Add noise to increase S:N? It might seem bizarre, and downright wrong, but it’s actually a fairly simple idea. If a signal is below the detection threshold, then adding a small Goldilocks amount of noise can make the signal ’peep’ above the threshold, allowing it to be detected. Like this:
I have long wondered what sort of nonlinear detection system in geophysics might benefit from a small amount of noise. It also occurs to me that signal reconstruction methods like compressive sensing might help estimate that ’hidden’ signal from the few semi-random samples that peep above the threshold. If you know of experiments in this, I’d love to hear about it.
Better than Heisenberg (Oppenheim & Magnasco, 2012)
Denis Gabor realized in 1946 that Heisenberg’s uncertainty principle also applies to linear measures of a signal’s time and frequency. That is, methods like the short-time Fourier transform (STFT) cannot provide the time and the frequency of a signal with arbitrary precision.
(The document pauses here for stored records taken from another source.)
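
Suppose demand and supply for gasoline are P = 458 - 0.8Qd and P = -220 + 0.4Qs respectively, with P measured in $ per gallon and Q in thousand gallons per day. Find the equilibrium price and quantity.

Solving each curve for Q: Qd = 572.5 - 1.25P and Qs = 550 + 2.5P.
Set Qd = Qs: 572.5 - 1.25P = 550 + 2.5P, so 22.5 = 3.75P and P* = 6.
Substitute back: Q* = 572.5 - 1.25(6) = 565.

P* = 6, Q* = 565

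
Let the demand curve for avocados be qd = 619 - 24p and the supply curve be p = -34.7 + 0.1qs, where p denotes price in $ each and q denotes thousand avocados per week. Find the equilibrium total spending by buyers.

Total spending by buyers = 3416

Solving each curve for q: qs = 347 + 10p.
The market clears where 619 - 24p = 347 + 10p. Rearranging, 34p = 272, hence p* = 8.
Then q* = 619 - 24(8) = 427.
Total spending by buyers = p* × q* = 8 × 427 = 3416.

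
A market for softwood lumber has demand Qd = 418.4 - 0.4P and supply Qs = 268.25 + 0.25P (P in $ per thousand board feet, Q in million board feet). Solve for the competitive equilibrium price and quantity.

P* = 231, Q* = 326

Equating demand and supply, 418.4 - 0.4P = 268.25 + 0.25P gives 0.65P = 150.15, so P* = 231.
From the demand curve, Q* = 418.4 - 0.4(231) = 326.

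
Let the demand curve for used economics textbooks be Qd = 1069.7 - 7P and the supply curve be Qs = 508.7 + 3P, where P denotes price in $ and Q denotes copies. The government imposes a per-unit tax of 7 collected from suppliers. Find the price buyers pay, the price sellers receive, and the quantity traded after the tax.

Suppliers keep P_s = P_b - 7 per unit, so supply in terms of the buyer price is Qs = 487.7 + 3P_b.
Market clearing requires 1069.7 - 7P_b = 487.7 + 3P_b; hence 582 = 10P_b and P_b = 58.2.
So P_s = 51.2 and the quantity traded is Q = 1069.7 - 7(58.2) = 662.3.

P_b = 58.2, P_s = 51.2, Q = 662.3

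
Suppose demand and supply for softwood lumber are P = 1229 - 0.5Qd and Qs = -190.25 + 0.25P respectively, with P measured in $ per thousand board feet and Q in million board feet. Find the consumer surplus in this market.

Consumer surplus = 2704

Rewriting in direct form: Qd = 2458 - 2P.
Equating demand and supply, 2458 - 2P = -190.25 + 0.25P gives 2.25P = 2648.25, so P* = 1177.
Then Q* = 2458 - 2(1177) = 104.
Demand choke price (Qd = 0): P = 2458/2 = 1229. Consumer surplus = ½ × (1229 - 1177) × 104 = 2704.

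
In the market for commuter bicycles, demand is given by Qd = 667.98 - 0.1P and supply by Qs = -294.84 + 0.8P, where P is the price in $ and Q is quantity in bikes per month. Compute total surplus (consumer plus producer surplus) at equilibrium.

Set Qd = Qs: 667.98 - 0.1P = -294.84 + 0.8P, so 962.82 = 0.9P and P* = 1069.8.
Substitute back: Q* = 667.98 - 0.1(1069.8) = 561.
Demand choke price = 6679.8; supply choke price = 368.55. CS = ½(6679.8 - 1069.8)(561) = 1573605; PS = ½(1069.8 - 368.55)(561) = 196700.625. Total surplus = 1770305.625.

Total surplus = 1770305.625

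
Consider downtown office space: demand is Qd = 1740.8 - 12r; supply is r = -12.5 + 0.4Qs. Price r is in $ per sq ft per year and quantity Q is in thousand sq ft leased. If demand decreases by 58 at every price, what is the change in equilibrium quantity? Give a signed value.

Solving each curve for Q: Qs = 31.25 + 2.5r.
Equating demand and supply, 1740.8 - 12r = 31.25 + 2.5r gives 14.5r = 1709.55, so r* = 117.9.
Substitute back: Q* = 1740.8 - 12(117.9) = 326.
After the shift, demand is Qd = 1682.8 - 12r.
The new intersection has 1651.55 = 14.5r, i.e. r = 113.9, Q = 316.
ΔQ = 316 - 326 = -10.

ΔQ = -10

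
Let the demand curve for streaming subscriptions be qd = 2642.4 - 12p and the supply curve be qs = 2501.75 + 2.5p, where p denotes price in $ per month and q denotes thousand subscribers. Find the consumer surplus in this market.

Consumer surplus = 265861.5

Set qd = qs: 2642.4 - 12p = 2501.75 + 2.5p, so 140.65 = 14.5p and p* = 9.7.
Then q* = 2642.4 - 12(9.7) = 2526.
Demand choke price (qd = 0): p = 2642.4/12 = 220.2. Consumer surplus = ½ × (220.2 - 9.7) × 2526 = 265861.5.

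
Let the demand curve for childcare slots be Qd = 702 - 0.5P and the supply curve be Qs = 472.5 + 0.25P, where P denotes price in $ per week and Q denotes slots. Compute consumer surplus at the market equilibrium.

Consumer surplus = 301401

At equilibrium Qd = Qs, so 702 - 0.5P = 472.5 + 0.25P; collecting terms, 229.5 = 0.75P and P* = 306.
From the demand curve, Q* = 702 - 0.5(306) = 549.
Demand choke price (Qd = 0): P = 702/0.5 = 1404. Consumer surplus = ½ × (1404 - 306) × 549 = 301401.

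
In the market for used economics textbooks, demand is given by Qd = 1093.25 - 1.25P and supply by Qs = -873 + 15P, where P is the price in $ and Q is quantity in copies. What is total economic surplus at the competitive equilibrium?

Set Qd = Qs: 1093.25 - 1.25P = -873 + 15P, so 1966.25 = 16.25P and P* = 121.
From the demand curve, Q* = 1093.25 - 1.25(121) = 942.
Demand choke price = 874.6; supply choke price = 58.2. CS = ½(874.6 - 121)(942) = 354945.6; PS = ½(121 - 58.2)(942) = 29578.8. Total surplus = 384524.4.

Total surplus = 384524.4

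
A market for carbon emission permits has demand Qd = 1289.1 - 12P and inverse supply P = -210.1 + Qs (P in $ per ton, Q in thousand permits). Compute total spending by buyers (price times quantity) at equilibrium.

Total spending by buyers = 24327.3

Solving each curve for Q: Qs = 210.1 + P.
Equating demand and supply, 1289.1 - 12P = 210.1 + P gives 13P = 1079, so P* = 83.
From the demand curve, Q* = 1289.1 - 12(83) = 293.1.
Total spending by buyers = P* × Q* = 83 × 293.1 = 24327.3.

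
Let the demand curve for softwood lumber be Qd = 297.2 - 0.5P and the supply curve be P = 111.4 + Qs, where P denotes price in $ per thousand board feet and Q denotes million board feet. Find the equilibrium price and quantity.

Rewriting in direct form: Qs = -111.4 + P.
The market clears where 297.2 - 0.5P = -111.4 + P. Rearranging, 1.5P = 408.6, hence P* = 272.4.
Plugging P* into demand: Q* = 297.2 - 0.5(272.4) = 161.

P* = 272.4, Q* = 161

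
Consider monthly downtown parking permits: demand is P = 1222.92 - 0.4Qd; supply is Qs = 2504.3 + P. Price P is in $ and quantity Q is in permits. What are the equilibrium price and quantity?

P* = 158, Q* = 2662.3

In direct form, Qd = 3057.3 - 2.5P.
Equating demand and supply, 3057.3 - 2.5P = 2504.3 + P gives 3.5P = 553, so P* = 158.
Substitute back: Q* = 3057.3 - 2.5(158) = 2662.3.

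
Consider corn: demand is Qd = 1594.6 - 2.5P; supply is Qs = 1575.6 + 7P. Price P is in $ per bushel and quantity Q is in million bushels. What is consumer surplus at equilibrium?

Equating demand and supply, 1594.6 - 2.5P = 1575.6 + 7P gives 9.5P = 19, so P* = 2.
Substitute back: Q* = 1594.6 - 2.5(2) = 1589.6.
Demand choke price (Qd = 0): P = 1594.6/2.5 = 637.84. Consumer surplus = ½ × (637.84 - 2) × 1589.6 = 505365.632.

Consumer surplus = 505365.632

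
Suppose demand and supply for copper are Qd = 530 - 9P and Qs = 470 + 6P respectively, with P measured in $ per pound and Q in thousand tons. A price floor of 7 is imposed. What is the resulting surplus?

Surplus = 45

Evaluating both curves at the floor price 7 gives Qd = 467, Qs = 512.
Surplus = Qs - Qd = 512 - 467 = 45.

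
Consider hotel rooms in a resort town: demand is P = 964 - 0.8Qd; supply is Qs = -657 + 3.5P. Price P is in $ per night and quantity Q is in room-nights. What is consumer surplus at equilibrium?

Rewriting in direct form: Qd = 1205 - 1.25P.
The market clears where 1205 - 1.25P = -657 + 3.5P. Rearranging, 4.75P = 1862, hence P* = 392.
Then Q* = 1205 - 1.25(392) = 715.
Demand choke price (Qd = 0): P = 1205/1.25 = 964. Consumer surplus = ½ × (964 - 392) × 715 = 204490.

Consumer surplus = 204490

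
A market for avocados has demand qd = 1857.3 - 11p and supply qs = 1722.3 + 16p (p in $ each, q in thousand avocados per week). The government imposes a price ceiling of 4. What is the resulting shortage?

Shortage = 27

At p = 4: qd = 1813.3 and qs = 1786.3.
Shortage = qd - qs = 1813.3 - 1786.3 = 27.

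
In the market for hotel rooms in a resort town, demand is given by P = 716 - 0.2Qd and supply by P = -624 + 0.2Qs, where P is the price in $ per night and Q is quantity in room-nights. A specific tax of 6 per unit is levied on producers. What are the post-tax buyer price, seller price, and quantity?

Inverting to quantity form: Qd = 3580 - 5P and Qs = 3120 + 5P.
The tax drives a wedge P_b - P_s = 6. Substituting P_s = P_b - 6 into supply: Qs = 3090 + 5P_b.
Set Qd = Qs: 3580 - 5P_b = 3090 + 5P_b, so 490 = 10P_b and P_b = 49.
Then P_s = 49 - 6 = 43 and Q = 3580 - 5(49) = 3335.

P_b = 49, P_s = 43, Q = 3335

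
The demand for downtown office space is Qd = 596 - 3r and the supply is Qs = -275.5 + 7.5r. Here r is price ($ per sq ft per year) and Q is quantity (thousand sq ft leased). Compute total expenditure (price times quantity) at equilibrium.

At equilibrium Qd = Qs, so 596 - 3r = -275.5 + 7.5r; collecting terms, 871.5 = 10.5r and r* = 83.
Then Q* = 596 - 3(83) = 347.
Total expenditure = r* × Q* = 83 × 347 = 28801.

Total expenditure = 28801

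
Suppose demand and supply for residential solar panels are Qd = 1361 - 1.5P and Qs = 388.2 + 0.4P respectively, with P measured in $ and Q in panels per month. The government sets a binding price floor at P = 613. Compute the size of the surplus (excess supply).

Surplus = 191.9

At P = 613: Qd = 441.5 and Qs = 633.4.
Surplus = Qs - Qd = 633.4 - 441.5 = 191.9.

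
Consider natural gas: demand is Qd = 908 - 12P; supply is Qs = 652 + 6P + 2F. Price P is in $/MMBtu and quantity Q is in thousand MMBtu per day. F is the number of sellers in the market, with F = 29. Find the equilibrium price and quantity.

With F = 29, supply is Qs = 710 + 6P.
At equilibrium Qd = Qs, so 908 - 12P = 710 + 6P; collecting terms, 198 = 18P and P* = 11.
Plugging P* into demand: Q* = 908 - 12(11) = 776.

P* = 11, Q* = 776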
Mathematically, the product of the uncertainties has some minimum, sometimes called the Fourier limit of the time–bandwidth product.
So far so good. But it turns out our hearing doesn’t work like this. It turns out we can do better — about ten times better.
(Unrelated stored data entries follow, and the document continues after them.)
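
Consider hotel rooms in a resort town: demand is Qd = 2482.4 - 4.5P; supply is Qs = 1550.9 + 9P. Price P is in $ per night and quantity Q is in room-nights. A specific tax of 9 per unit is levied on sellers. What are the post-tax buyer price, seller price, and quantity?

The tax drives a wedge P_b - P_s = 9. Substituting P_s = P_b - 9 into supply: Qs = 1469.9 + 9P_b.
Equate demand and the shifted supply: 2482.4 - 4.5P_b = 1469.9 + 9P_b, giving 13.5P_b = 1012.5, so P_b = 75.
So P_s = 66 and the quantity traded is Q = 2482.4 - 4.5(75) = 2144.9.

P_b = 75, P_s = 66, Q = 2144.9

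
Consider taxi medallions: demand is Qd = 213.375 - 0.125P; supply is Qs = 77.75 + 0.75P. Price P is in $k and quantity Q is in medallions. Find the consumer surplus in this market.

Set Qd = Qs: 213.375 - 0.125P = 77.75 + 0.75P, so 135.625 = 0.875P and P* = 155.
Substitute back: Q* = 213.375 - 0.125(155) = 194.
Demand choke price (Qd = 0): P = 213.375/0.125 = 1707. Consumer surplus = ½ × (1707 - 155) × 194 = 150544.

Consumer surplus = 150544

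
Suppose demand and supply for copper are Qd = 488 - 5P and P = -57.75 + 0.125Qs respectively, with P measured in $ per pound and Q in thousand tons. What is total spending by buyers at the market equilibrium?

Total spending by buyers = 956

Rewriting in direct form: Qs = 462 + 8P.
Equating demand and supply, 488 - 5P = 462 + 8P gives 13P = 26, so P* = 2.
Plugging P* into demand: Q* = 488 - 5(2) = 478.
Total spending by buyers = P* × Q* = 2 × 478 = 956.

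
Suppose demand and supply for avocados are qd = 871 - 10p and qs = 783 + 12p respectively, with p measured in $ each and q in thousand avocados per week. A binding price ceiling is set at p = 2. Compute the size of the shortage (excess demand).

Evaluating both curves at the ceiling price 2 gives qd = 851, qs = 807.
Shortage = qd - qs = 851 - 807 = 44.

Shortage = 44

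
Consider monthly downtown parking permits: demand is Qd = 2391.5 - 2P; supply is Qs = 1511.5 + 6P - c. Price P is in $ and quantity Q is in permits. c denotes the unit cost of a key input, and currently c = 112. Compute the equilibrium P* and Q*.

P* = 124, Q* = 2143.5

With c = 112, supply is Qs = 1399.5 + 6P.
Equating demand and supply, 2391.5 - 2P = 1399.5 + 6P gives 8P = 992, so P* = 124.
From the demand curve, Q* = 2391.5 - 2(124) = 2143.5.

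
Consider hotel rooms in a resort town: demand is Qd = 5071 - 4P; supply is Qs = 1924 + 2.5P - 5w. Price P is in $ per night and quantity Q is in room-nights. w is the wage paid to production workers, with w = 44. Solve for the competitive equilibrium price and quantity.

P* = 518, Q* = 2999

With w = 44, supply is Qs = 1704 + 2.5P.
Equating demand and supply, 5071 - 4P = 1704 + 2.5P gives 6.5P = 3367, so P* = 518.
From the demand curve, Q* = 5071 - 4(518) = 2999.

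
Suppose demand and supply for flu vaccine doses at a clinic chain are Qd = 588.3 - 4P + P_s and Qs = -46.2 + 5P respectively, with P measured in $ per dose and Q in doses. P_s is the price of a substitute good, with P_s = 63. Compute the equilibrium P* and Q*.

P* = 77.5, Q* = 341.3

With P_s = 63, demand is Qd = 651.3 - 4P.
Set Qd = Qs: 651.3 - 4P = -46.2 + 5P, so 697.5 = 9P and P* = 77.5.
Then Q* = 651.3 - 4(77.5) = 341.3.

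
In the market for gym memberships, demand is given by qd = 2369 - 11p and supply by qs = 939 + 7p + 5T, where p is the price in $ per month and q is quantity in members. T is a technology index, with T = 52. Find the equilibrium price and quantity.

p* = 65, q* = 1654

With T = 52, supply is qs = 1199 + 7p.
Equating demand and supply, 2369 - 11p = 1199 + 7p gives 18p = 1170, so p* = 65.
Then q* = 2369 - 11(65) = 1654.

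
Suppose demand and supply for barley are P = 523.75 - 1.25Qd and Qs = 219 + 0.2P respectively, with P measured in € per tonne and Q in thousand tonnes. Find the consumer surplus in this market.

Rewriting in direct form: Qd = 419 - 0.8P.
Set Qd = Qs: 419 - 0.8P = 219 + 0.2P, so 200 = P and P* = 200.
Then Q* = 419 - 0.8(200) = 259.
Demand choke price (Qd = 0): P = 419/0.8 = 523.75. Consumer surplus = ½ × (523.75 - 200) × 259 = 41925.625.

Consumer surplus = 41925.625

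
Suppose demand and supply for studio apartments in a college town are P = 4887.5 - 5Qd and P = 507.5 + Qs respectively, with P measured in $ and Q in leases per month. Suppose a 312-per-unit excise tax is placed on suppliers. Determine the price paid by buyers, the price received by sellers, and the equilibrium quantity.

Rewriting in direct form: Qd = 977.5 - 0.2P and Qs = -507.5 + P.
With a tax of 312 on suppliers, they supply based on the net price P_s = P_b - 312, so Qs = -819.5 + P_b.
Market clearing requires 977.5 - 0.2P_b = -819.5 + P_b; hence 1797 = 1.2P_b and P_b = 1497.5.
So P_s = 1185.5 and the quantity traded is Q = 977.5 - 0.2(1497.5) = 678.

P_b = 1497.5, P_s = 1185.5, Q = 678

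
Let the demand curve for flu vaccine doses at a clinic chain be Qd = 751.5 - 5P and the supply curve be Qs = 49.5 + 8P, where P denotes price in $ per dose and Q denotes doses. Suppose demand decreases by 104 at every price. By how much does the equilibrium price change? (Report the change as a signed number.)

Set Qd = Qs: 751.5 - 5P = 49.5 + 8P, so 702 = 13P and P* = 54.
From the demand curve, Q* = 751.5 - 5(54) = 481.5.
After the shift, demand is Qd = 647.5 - 5P.
Re-solving, 13P = 598 gives P = 46 and Q = 417.5.
ΔP = 46 - 54 = -8.

ΔP = -8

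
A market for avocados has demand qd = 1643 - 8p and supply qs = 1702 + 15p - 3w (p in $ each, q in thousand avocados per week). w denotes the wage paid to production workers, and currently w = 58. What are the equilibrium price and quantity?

p* = 5, q* = 1603

With w = 58, supply is qs = 1528 + 15p.
At equilibrium qd = qs, so 1643 - 8p = 1528 + 15p; collecting terms, 115 = 23p and p* = 5.
Plugging p* into demand: q* = 1643 - 8(5) = 1603.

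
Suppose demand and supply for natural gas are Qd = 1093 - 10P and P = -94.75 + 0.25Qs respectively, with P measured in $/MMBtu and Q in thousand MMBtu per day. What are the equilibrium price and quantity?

Solving each curve for Q: Qs = 379 + 4P.
At equilibrium Qd = Qs, so 1093 - 10P = 379 + 4P; collecting terms, 714 = 14P and P* = 51.
From the demand curve, Q* = 1093 - 10(51) = 583.

P* = 51, Q* = 583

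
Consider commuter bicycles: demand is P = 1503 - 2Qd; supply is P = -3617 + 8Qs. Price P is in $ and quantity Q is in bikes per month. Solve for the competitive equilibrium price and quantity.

Inverting to quantity form: Qd = 751.5 - 0.5P and Qs = 452.125 + 0.125P.
Set Qd = Qs: 751.5 - 0.5P = 452.125 + 0.125P, so 299.375 = 0.625P and P* = 479.
Then Q* = 751.5 - 0.5(479) = 512.

P* = 479, Q* = 512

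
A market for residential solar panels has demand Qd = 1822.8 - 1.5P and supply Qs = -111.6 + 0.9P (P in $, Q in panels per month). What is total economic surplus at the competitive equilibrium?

Set Qd = Qs: 1822.8 - 1.5P = -111.6 + 0.9P, so 1934.4 = 2.4P and P* = 806.
From the demand curve, Q* = 1822.8 - 1.5(806) = 613.8.
Demand choke price = 1215.2; supply choke price = 124. CS = ½(1215.2 - 806)(613.8) = 125583.48; PS = ½(806 - 124)(613.8) = 209305.8. Total surplus = 334889.28.

Total surplus = 334889.28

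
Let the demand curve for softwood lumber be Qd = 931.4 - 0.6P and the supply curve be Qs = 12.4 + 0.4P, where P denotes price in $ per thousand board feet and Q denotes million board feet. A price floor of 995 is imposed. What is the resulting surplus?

Evaluating both curves at the floor price 995 gives Qd = 334.4, Qs = 410.4.
Surplus = Qs - Qd = 410.4 - 334.4 = 76.

Surplus = 76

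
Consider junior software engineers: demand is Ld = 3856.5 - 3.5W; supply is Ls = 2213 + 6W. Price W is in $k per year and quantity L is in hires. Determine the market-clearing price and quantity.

Set Ld = Ls: 3856.5 - 3.5W = 2213 + 6W, so 1643.5 = 9.5W and W* = 173.
From the demand curve, L* = 3856.5 - 3.5(173) = 3251.

W* = 173, L* = 3251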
Oppenheim & Magnasco (2012) asked subjects to discriminate the timing and pitch of short sound pulses, overlapping in time and/or frequency. Most people were able to localize the pulses, especially in time, better than the Fourier limit. Unsurprisingly, musicians were especially sensitive, improving on the STFT by a factor of about 10. While seismic signals are not anything like pure tones, it’s clear that human hearing does better than one of our workhorse algorithms.
Isolating weak signals (Gomez et al, 2014)
One of the most remarkable characteristics of biological systems is adaptation. It seems likely that the time–frequency localization ability most of us have is a long-term adaption. But it turns out our hearing system can also rapidly adapt itself to tune in to specific types of sound.
Listening to a voice in a noisy crowd, or a particular instrument in an orchestra, is often surprisingly easy. A group at the University of Zurich has figured out part of how we do this. Surprisingly, it’s not high-level processing in the auditory cortex. It’s not in the brain at all; it’s in the ear itself.
That hearing is an active process was known. But the team modeled the cochlea (right, purple) with a feature called Hopf bifurcation, which helps describe certain types of nonlinear oscillator. They established a mechanism for the way the inner ear’s tiny mechanoreceptive hairs engage in active sensing.
What does all this mean for geophysics?
I have yet to hear of any biomimetic geophysical research, but it’s hard to believe that there are no leads here for us. Are there applications for stochastic resonance in acquisition systems? We strive to make receivers with linear responses, but maybe we shouldn’t! Could our hearing do a better job of time-frequency localization than any spectral decomposition scheme? Could turning seismic into music help us detect weak signals in the geological noise?
All very intriguing, but of course no detection system is perfect... you can fool your ears too!